When you first buy a business, it’s easy to forget about exit planning. After all, businesses have many moving parts and these take time to understand. Most new owners will want to run their business for a period of time before initiating major changes, let alone improving it to a point that it is ready to sell (at a profit of course). Therefore, preparing your business for sale isn’t a process you should start six months or even a year before exiting. Those who get the best deal are the ones who have the end in mind right from the start.
This is especially the case in the tourist park industry, where owners that set up their business correctly stand in good stead to get very favourable deals. What are some top tips for preparing your tourist park for sale?
1) Start early
As mentioned above, to get the most favourable sale you need to set up the right business structures from the beginning. Purchase due diligence is essential – why are you buying the business, and how will you make better use of the assets than the previous owners?
What requires immediate improvement, and what level of capital expenditure is required to maintain existing assets, let alone improve them? Ensure all your actions are helping the business become more profitable.
Have you got the right legal structure in place to maximise after tax cash-flows and open all avenues of sale, when the time comes (e.g. internal succession, trade sale of entity or business assets or management buy-out)?
2) Choose the right time
No-one can predict the future. However, you can use the past as a reference point and study emerging trends to get a gauge on the right time to sell. How do current capitalisation rates (sales multiples) compare to historical averages and other industries? Is the market white hot, heating up, cold or cooling?
Why are you selling this business, and why now? A forced sale is going to diminish your negotiating power.

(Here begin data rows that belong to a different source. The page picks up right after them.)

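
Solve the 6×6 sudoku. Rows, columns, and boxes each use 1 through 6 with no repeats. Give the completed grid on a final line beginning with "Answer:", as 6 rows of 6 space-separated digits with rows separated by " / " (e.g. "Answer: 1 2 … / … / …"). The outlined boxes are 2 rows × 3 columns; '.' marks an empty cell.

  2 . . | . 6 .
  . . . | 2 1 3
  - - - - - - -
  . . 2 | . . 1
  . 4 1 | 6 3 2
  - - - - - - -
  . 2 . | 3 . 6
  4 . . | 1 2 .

Step 1. [r5c3∈{5}] nothing but 5 survives at r5c3 ⇒ r5c3=5.
Step 2. [r3c5∈{4,5}] across col 5, 5 lands solely at r3c5. So r3c5=5.
Step 3. [r1c6∈{4,5}] col 6 places 4 nowhere but r1c6. So r1c6=4.
Step 4. [r1c3∈{3}] r1c3 is down to just 3 ⇒ r1c3=3.
Step 5. [r6c3∈{6}] only 6 remains possible at r6c3, so r6c3=6.
Step 6. [r3c1∈{3,6}] col 1 places 3 nowhere but r3c1. So r3c1=3.
Step 7. [r2c1∈{5,6}] r2c1 is the only open cell in col 1 admitting 6, so r2c1=6.
Step 8. [r1c2∈{1,5}] r1c2 is the only open cell in row 1 admitting 1. So r1c2=1.
Step 9. [r4c1∈{5}] r4c1 is down to just 5. So r4c1=5.
Step 10. [r3c4∈{4}] only 4 remains possible at r3c4, so r3c4=4.
Step 11. [r6c2∈{3}] r6c2 is down to just 3, so r6c2=3.
Step 12. [r3c2∈{6}] r3c2 has the single candidate 6. So r3c2=6.
Step 13. [r1c4∈{5}] r1c4 has the single candidate 5 ⇒ r1c4=5.
Step 14. [r2c3∈{4}] r2c3 is down to just 4 ⇒ r2c3=4.
Step 15. [r5c5∈{4}] r5c5 has the single candidate 4. So r5c5=4.
Step 16. [r5c1∈{1}] r5c1's peers cover all but 1 ⇒ r5c1=1.
Step 17. [r2c2∈{5}] r2c2 is down to just 5, so r2c2=5.
Step 18. [r6c6∈{5}] r6c6 has the single candidate 5. So r6c6=5.

Answer: 2 1 3 5 6 4 / 6 5 4 2 1 3 / 3 6 2 4 5 1 / 5 4 1 6 3 2 / 1 2 5 3 4 6 / 4 3 6 1 2 5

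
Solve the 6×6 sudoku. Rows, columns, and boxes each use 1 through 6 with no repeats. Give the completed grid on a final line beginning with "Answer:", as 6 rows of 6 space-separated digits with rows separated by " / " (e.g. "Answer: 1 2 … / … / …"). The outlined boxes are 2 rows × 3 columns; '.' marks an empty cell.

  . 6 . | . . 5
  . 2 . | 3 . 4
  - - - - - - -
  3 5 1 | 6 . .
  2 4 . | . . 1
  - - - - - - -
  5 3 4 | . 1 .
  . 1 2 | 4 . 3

Step 1. [r5c4∈{2}] only 2 remains possible at r5c4, so r5c4=2.
Step 2. [r6c5∈{5,6}] row 6 places 5 nowhere but r6c5. So r6c5=5.
Step 3. [r3c6∈{2}] r3c6's peers cover all but 2, so r3c6=2.
Step 4. [r2c1∈{1}] r2c1 is down to just 1 ⇒ r2c1=1.
Step 5. [r4c4∈{5}] only 5 remains possible at r4c4 ⇒ r4c4=5.
Step 6. [r2c3∈{5}] r2c3 is down to just 5, so r2c3=5.
Step 7. [r1c1∈{4}] r1c1 is down to just 4 ⇒ r1c1=4.
Step 8. [r5c6∈{6}] r5c6 has the single candidate 6. So r5c6=6.
Step 9. [r3c5∈{4}] nothing but 4 survives at r3c5 ⇒ r3c5=4.
Step 10. [r1c4∈{1}] r1c4's peers cover all but 1, so r1c4=1.
Step 11. [r4c3∈{6}] r4c3's peers cover all but 6 ⇒ r4c3=6.
Step 12. [r6c1∈{6}] r6c1 is down to just 6. So r6c1=6.
Step 13. [r4c5∈{3}] only 3 remains possible at r4c5 ⇒ r4c5=3.
Step 14. [r1c5∈{2}] r1c5's peers cover all but 2. So r1c5=2.
Step 15. [r1c3∈{3}] r1c3 is down to just 3. So r1c3=3.
Step 16. [r2c5∈{6}] r2c5 has the single candidate 6, so r2c5=6.

Answer: 4 6 3 1 2 5 / 1 2 5 3 6 4 / 3 5 1 6 4 2 / 2 4 6 5 3 1 / 5 3 4 2 1 6 / 6 1 2 4 5 3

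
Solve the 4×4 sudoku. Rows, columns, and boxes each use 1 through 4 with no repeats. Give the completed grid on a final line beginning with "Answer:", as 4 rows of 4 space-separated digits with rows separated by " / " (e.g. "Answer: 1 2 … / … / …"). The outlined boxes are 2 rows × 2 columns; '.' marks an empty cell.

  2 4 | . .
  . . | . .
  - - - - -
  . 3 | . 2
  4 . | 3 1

Step 1. [r2c3∈{1,2,4}] in row 2, 2 fits only at r2c3 ⇒ r2c3=2.
Step 2. [r2c1∈{1,3}] 3 has one home in col 1: r2c1, so r2c1=3.
Step 3. [r3c3∈{4}] nothing but 4 survives at r3c3 ⇒ r3c3=4.
Step 4. [r1c3∈{1}] r1c3's peers cover all but 1, so r1c3=1.
Step 5. [r1c4∈{3}] only 3 remains possible at r1c4, so r1c4=3.
Step 6. [r2c2∈{1}] only 1 remains possible at r2c2. So r2c2=1.
Step 7. [r2c4∈{4}] r2c4 is down to just 4. So r2c4=4.
Step 8. [r3c1∈{1}] nothing but 1 survives at r3c1 ⇒ r3c1=1.
Step 9. [r4c2∈{2}] nothing but 2 survives at r4c2 ⇒ r4c2=2.

Answer: 2 4 1 3 / 3 1 2 4 / 1 3 4 2 / 4 2 3 1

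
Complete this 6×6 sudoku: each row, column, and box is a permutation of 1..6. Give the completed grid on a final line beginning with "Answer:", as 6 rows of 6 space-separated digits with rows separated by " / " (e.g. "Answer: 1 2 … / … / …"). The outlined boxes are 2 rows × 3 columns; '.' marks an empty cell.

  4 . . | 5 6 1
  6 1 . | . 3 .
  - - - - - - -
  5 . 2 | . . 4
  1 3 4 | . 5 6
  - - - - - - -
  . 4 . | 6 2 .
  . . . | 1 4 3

Step 1. [r6c2∈{2,5,6}] col 2 places 5 nowhere but r6c2, so r6c2=5.
Step 2. [r5c1∈{3}] nothing but 3 survives at r5c1, so r5c1=3.
Step 3. [r2c4∈{2,4}] in row 2, 4 fits only at r2c4. So r2c4=4.
Step 4. [r3c4∈{3}] nothing but 3 survives at r3c4. So r3c4=3.
Step 5. [r3c2∈{6}] r3c2's peers cover all but 6 ⇒ r3c2=6.
Step 6. [r2c6∈{2}] r2c6 is down to just 2. So r2c6=2.
Step 7. [r4c4∈{2}] only 2 remains possible at r4c4, so r4c4=2.
Step 8. [r6c1∈{2}] nothing but 2 survives at r6c1, so r6c1=2.
Step 9. [r3c5∈{1}] only 1 remains possible at r3c5 ⇒ r3c5=1.
Step 10. [r6c3∈{6}] nothing but 6 survives at r6c3 ⇒ r6c3=6.
Step 11. [r2c3∈{5}] nothing but 5 survives at r2c3. So r2c3=5.
Step 12. [r1c3∈{3}] r1c3 is down to just 3, so r1c3=3.
Step 13. [r5c6∈{5}] r5c6's peers cover all but 5 ⇒ r5c6=5.
Step 14. [r5c3∈{1}] r5c3 has the single candidate 1 ⇒ r5c3=1.
Step 15. [r1c2∈{2}] only 2 remains possible at r1c2. So r1c2=2.

Answer: 4 2 3 5 6 1 / 6 1 5 4 3 2 / 5 6 2 3 1 4 / 1 3 4 2 5 6 / 3 4 1 6 2 5 / 2 5 6 1 4 3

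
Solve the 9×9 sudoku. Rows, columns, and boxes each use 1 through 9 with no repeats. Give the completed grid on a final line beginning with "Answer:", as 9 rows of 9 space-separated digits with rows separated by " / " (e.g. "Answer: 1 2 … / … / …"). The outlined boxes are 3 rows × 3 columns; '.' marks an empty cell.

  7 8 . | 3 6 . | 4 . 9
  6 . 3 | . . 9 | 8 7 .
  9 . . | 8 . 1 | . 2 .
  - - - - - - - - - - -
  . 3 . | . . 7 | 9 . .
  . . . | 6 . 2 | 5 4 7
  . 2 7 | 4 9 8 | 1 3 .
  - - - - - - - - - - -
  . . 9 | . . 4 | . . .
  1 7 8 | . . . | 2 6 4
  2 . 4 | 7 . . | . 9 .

Step 1. [r1c6∈{5}] only 5 remains possible at r1c6 ⇒ r1c6=5.
Step 2. [r7c8∈{1,5,8}] in col 8, 5 fits only at r7c8 ⇒ r7c8=5.
Step 3. [r9c7∈{3}] r9c7's peers cover all but 3 ⇒ r9c7=3.
Step 4. [r5c3∈{1}] r5c3's peers cover all but 1, so r5c3=1.
Step 5. [r9c2∈{5,6}] in box 7, 5 fits only at r9c2 ⇒ r9c2=5.
Step 6. [r6c1∈{5}] r6c1's peers cover all but 5, so r6c1=5.
Step 7. [r4c9∈{2,6,8}] across row 4, 2 lands solely at r4c9. So r4c9=2.
Step 8. [r2c4∈{2}] r2c4 has the single candidate 2. So r2c4=2.
Step 9. [r7c4∈{1}] r7c4 is down to just 1 ⇒ r7c4=1.
Step 10. [r7c9∈{8}] r7c9 has the single candidate 8. So r7c9=8.
Step 11. [r5c5∈{3}] only 3 remains possible at r5c5 ⇒ r5c5=3.
Step 12. [r3c9∈{3,5,6}] 3 has one home in row 3: r3c9, so r3c9=3.
Step 13. [r4c4∈{5}] r4c4 is down to just 5. So r4c4=5.
Step 14. [r2c2∈{1,4}] in col 2, 1 fits only at r2c2, so r2c2=1.
Step 15. [r5c1∈{8}] r5c1's peers cover all but 8, so r5c1=8.
Step 16. [r3c5∈{4,7}] r3c5 is the only open cell in row 3 admitting 7, so r3c5=7.
Step 17. [r4c3∈{6}] r4c3 is down to just 6 ⇒ r4c3=6.
Step 18. [r7c5∈{2}] nothing but 2 survives at r7c5. So r7c5=2.
Step 19. [r2c5∈{4}] only 4 remains possible at r2c5 ⇒ r2c5=4.
Step 20. [r1c8∈{1}] nothing but 1 survives at r1c8, so r1c8=1.
Step 21. [r9c6∈{6}] r9c6 has the single candidate 6, so r9c6=6.
Step 22. [r8c4∈{9}] r8c4 has the single candidate 9. So r8c4=9.
Step 23. [r9c5∈{8}] r9c5's peers cover all but 8, so r9c5=8.
Step 24. [r4c5∈{1}] r4c5 is down to just 1, so r4c5=1.
Step 25. [r3c7∈{6}] r3c7's peers cover all but 6, so r3c7=6.
Step 26. [r7c7∈{7}] r7c7's peers cover all but 7 ⇒ r7c7=7.
Step 27. [r2c9∈{5}] nothing but 5 survives at r2c9 ⇒ r2c9=5.
Step 28. [r7c2∈{6}] r7c2 has the single candidate 6 ⇒ r7c2=6.
Step 29. [r4c8∈{8}] r4c8 is down to just 8 ⇒ r4c8=8.
Step 30. [r7c1∈{3}] r7c1 has the single candidate 3 ⇒ r7c1=3.
Step 31. [r8c5∈{5}] r8c5 has the single candidate 5, so r8c5=5.
Step 32. [r1c3∈{2}] r1c3's peers cover all but 2, so r1c3=2.
Step 33. [r6c9∈{6}] r6c9 is down to just 6. So r6c9=6.
Step 34. [r3c2∈{4}] r3c2 has the single candidate 4, so r3c2=4.
Step 35. [r5c2∈{9}] r5c2 is down to just 9, so r5c2=9.
Step 36. [r3c3∈{5}] r3c3 is down to just 5 ⇒ r3c3=5.
Step 37. [r8c6∈{3}] r8c6 is down to just 3 ⇒ r8c6=3.
Step 38. [r9c9∈{1}] r9c9's peers cover all but 1. So r9c9=1.
Step 39. [r4c1∈{4}] r4c1's peers cover all but 4. So r4c1=4.

Answer: 7 8 2 3 6 5 4 1 9 / 6 1 3 2 4 9 8 7 5 / 9 4 5 8 7 1 6 2 3 / 4 3 6 5 1 7 9 8 2 / 8 9 1 6 3 2 5 4 7 / 5 2 7 4 9 8 1 3 6 / 3 6 9 1 2 4 7 5 8 / 1 7 8 9 5 3 2 6 4 / 2 5 4 7 8 6 3 9 1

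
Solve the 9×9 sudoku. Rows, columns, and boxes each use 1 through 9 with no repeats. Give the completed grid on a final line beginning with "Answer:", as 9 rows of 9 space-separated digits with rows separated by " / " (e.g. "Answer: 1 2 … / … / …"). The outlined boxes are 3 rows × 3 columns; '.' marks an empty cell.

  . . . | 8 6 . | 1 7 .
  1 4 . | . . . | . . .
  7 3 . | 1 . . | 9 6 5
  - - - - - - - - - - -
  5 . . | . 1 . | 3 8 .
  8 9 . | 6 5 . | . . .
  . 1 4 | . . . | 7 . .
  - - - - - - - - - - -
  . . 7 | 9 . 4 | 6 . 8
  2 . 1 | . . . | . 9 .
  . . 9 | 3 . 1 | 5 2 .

Step 1. [r3c6∈{2}] nothing but 2 survives at r3c6. So r3c6=2.
Step 2. [r1c9∈{2,3,4}] 4 has one home in row 1: r1c9 ⇒ r1c9=4.
Step 3. [r1c6∈{3,5,9}] in row 1, 3 fits only at r1c6 ⇒ r1c6=3.
Step 4. [r2c3∈{2,5,6,8}] row 2 places 6 nowhere but r2c3. So r2c3=6.
Step 5. [r4c3∈{2}] only 2 remains possible at r4c3 ⇒ r4c3=2.
Step 6. [r6c5∈{2,3,8,9}] in col 5, 3 fits only at r6c5, so r6c5=3.
Step 7. [r5c6∈{7}] r5c6 is down to just 7. So r5c6=7.
Step 8. [r6c1∈{6}] r6c1's peers cover all but 6 ⇒ r6c1=6.
Step 9. [r8c6∈{5,6,8}] in col 6, 6 fits only at r8c6, so r8c6=6.
Step 10. [r8c4∈{5,7}] box 8 places 5 nowhere but r8c4, so r8c4=5.
Step 11. [r4c6∈{9}] r4c6 is down to just 9, so r4c6=9.
Step 12. [r8c9∈{3,7}] in row 8, 3 fits only at r8c9 ⇒ r8c9=3.
Step 13. [r8c5∈{7,8}] row 8 places 7 nowhere but r8c5 ⇒ r8c5=7.
Step 14. [r2c9∈{2}] only 2 remains possible at r2c9. So r2c9=2.
Step 15. [r5c8∈{1,4}] in col 8, 4 fits only at r5c8. So r5c8=4.
Step 16. [r9c2∈{6,8}] row 9 places 6 nowhere but r9c2 ⇒ r9c2=6.
Step 17. [r7c2∈{5}] r7c2's peers cover all but 5, so r7c2=5.
Step 18. [r5c3∈{3}] nothing but 3 survives at r5c3. So r5c3=3.
Step 19. [r1c1∈{9}] r1c1 has the single candidate 9. So r1c1=9.
Step 20. [r6c4∈{2}] only 2 remains possible at r6c4 ⇒ r6c4=2.
Step 21. [r4c4∈{4}] nothing but 4 survives at r4c4. So r4c4=4.
Step 22. [r2c6∈{5}] nothing but 5 survives at r2c6 ⇒ r2c6=5.
Step 23. [r7c5∈{2}] only 2 remains possible at r7c5, so r7c5=2.
Step 24. [r2c5∈{9}] r2c5 is down to just 9, so r2c5=9.
Step 25. [r4c2∈{7}] r4c2's peers cover all but 7. So r4c2=7.
Step 26. [r6c6∈{8}] only 8 remains possible at r6c6, so r6c6=8.
Step 27. [r4c9∈{6}] nothing but 6 survives at r4c9. So r4c9=6.
Step 28. [r3c3∈{8}] only 8 remains possible at r3c3 ⇒ r3c3=8.
Step 29. [r3c5∈{4}] only 4 remains possible at r3c5. So r3c5=4.
Step 30. [r6c8∈{5}] only 5 remains possible at r6c8, so r6c8=5.
Step 31. [r9c9∈{7}] only 7 remains possible at r9c9 ⇒ r9c9=7.
Step 32. [r5c7∈{2}] r5c7's peers cover all but 2, so r5c7=2.
Step 33. [r8c2∈{8}] r8c2 is down to just 8, so r8c2=8.
Step 34. [r1c2∈{2}] r1c2 has the single candidate 2. So r1c2=2.
Step 35. [r9c5∈{8}] r9c5 has the single candidate 8. So r9c5=8.
Step 36. [r9c1∈{4}] r9c1 has the single candidate 4, so r9c1=4.
Step 37. [r7c1∈{3}] r7c1 is down to just 3 ⇒ r7c1=3.
Step 38. [r2c7∈{8}] r2c7 is down to just 8 ⇒ r2c7=8.
Step 39. [r5c9∈{1}] r5c9 has the single candidate 1. So r5c9=1.
Step 40. [r6c9∈{9}] r6c9 is down to just 9, so r6c9=9.
Step 41. [r1c3∈{5}] r1c3's peers cover all but 5, so r1c3=5.
Step 42. [r7c8∈{1}] r7c8 has the single candidate 1 ⇒ r7c8=1.
Step 43. [r8c7∈{4}] only 4 remains possible at r8c7. So r8c7=4.
Step 44. [r2c8∈{3}] r2c8 is down to just 3 ⇒ r2c8=3.
Step 45. [r2c4∈{7}] r2c4 is down to just 7 ⇒ r2c4=7.

Answer: 9 2 5 8 6 3 1 7 4 / 1 4 6 7 9 5 8 3 2 / 7 3 8 1 4 2 9 6 5 / 5 7 2 4 1 9 3 8 6 / 8 9 3 6 5 7 2 4 1 / 6 1 4 2 3 8 7 5 9 / 3 5 7 9 2 4 6 1 8 / 2 8 1 5 7 6 4 9 3 / 4 6 9 3 8 1 5 2 7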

Do you hold any strategic value that is not reflected in the latest valuation you had done for the bank (e.g. location, early adoption of technology, intellectual property, key contracts or key persons)? What can be done to maximise or document this value in a way that would result in a premium being paid for your business?
3) Understand your strategy and what you are selling
If you don’t understand the key drivers for success in the business, the due diligence examination is likely to uncover some significant holes. If there is a clear plan in place and it is working, there is less risk involved for the purchaser. For example, how do you market your business and how do you grow sales? How do you manage your business and control expenditure?
Together with the key drivers for success, you will need to be able to explain what exactly you are selling. Is it assets or a business structure? Does that help or hinder the purchaser? Are you transferring key people, customer relationships and supplier relationships? Are these documented with formal agreements? What systems or processes are in place that reduce the key person reliance? Are these systems formally documented/independently certified?
4) Groom your business for sale
It isn’t all about the financials, particularly when it comes to holiday parks. First physical appearances will make an impact too. Does it look beautiful, neat and tidy? Or, does it just look like hard work? What assets need replacement and when? A buyer will often be looking at more than one business and the thing that might separate one from the other could be gut feel.
Are your records (legal and financial records in particular) accurate, relevant and up to date? Would they stand up to intense scrutiny? Are you operating in accordance with your permitted use? What regulatory / planning rules exist and are you complying?
You need to get your financial statements ready for sale at least three years before you actually intend to exit (a buyer will typically want at least three years’ worth of figures). Most financial statements are presented in a format to simplify reporting for tax purposes, so ensure your accounts best reflect the value of your business and its financial status.
5) Be aware of exit tax concessions
There are a number of tax concessions that work well for tourist park owners upon exiting. One important example to be aware of is small business capital gains tax exemptions (CGT), whereby if your turnover is below $2 million you only have to pay minimal CGT upon sale. This is great for tourist parks, which are typically high asset value low turnover businesses (in comparison to other industries).
The right structure (see no. 1, above) will dictate how you access your proceeds and over what time period. It is difficult to get large amounts of cash out of a company tax effectively when compared to trusts. However, trusts are rarely the right option for operating a business.
There may be an option to re-structure prior to sale to achieve the best post-tax cash outcome. Particularly when older structures are involved. However, care is needed – particularly where the tax office is concerned.
6) Hire an adviser who knows the industry and understands buying and selling
When selling any business, it’s important to hire or have in your corner experienced business advisers who have worked on deals in the industry before. They will have good contacts and know the ins and outs of things like CGT concessions and valuation methodologies. They will also help you keep an eye on the end goal – particularly as you progress through the various stages of sale, it can get emotional.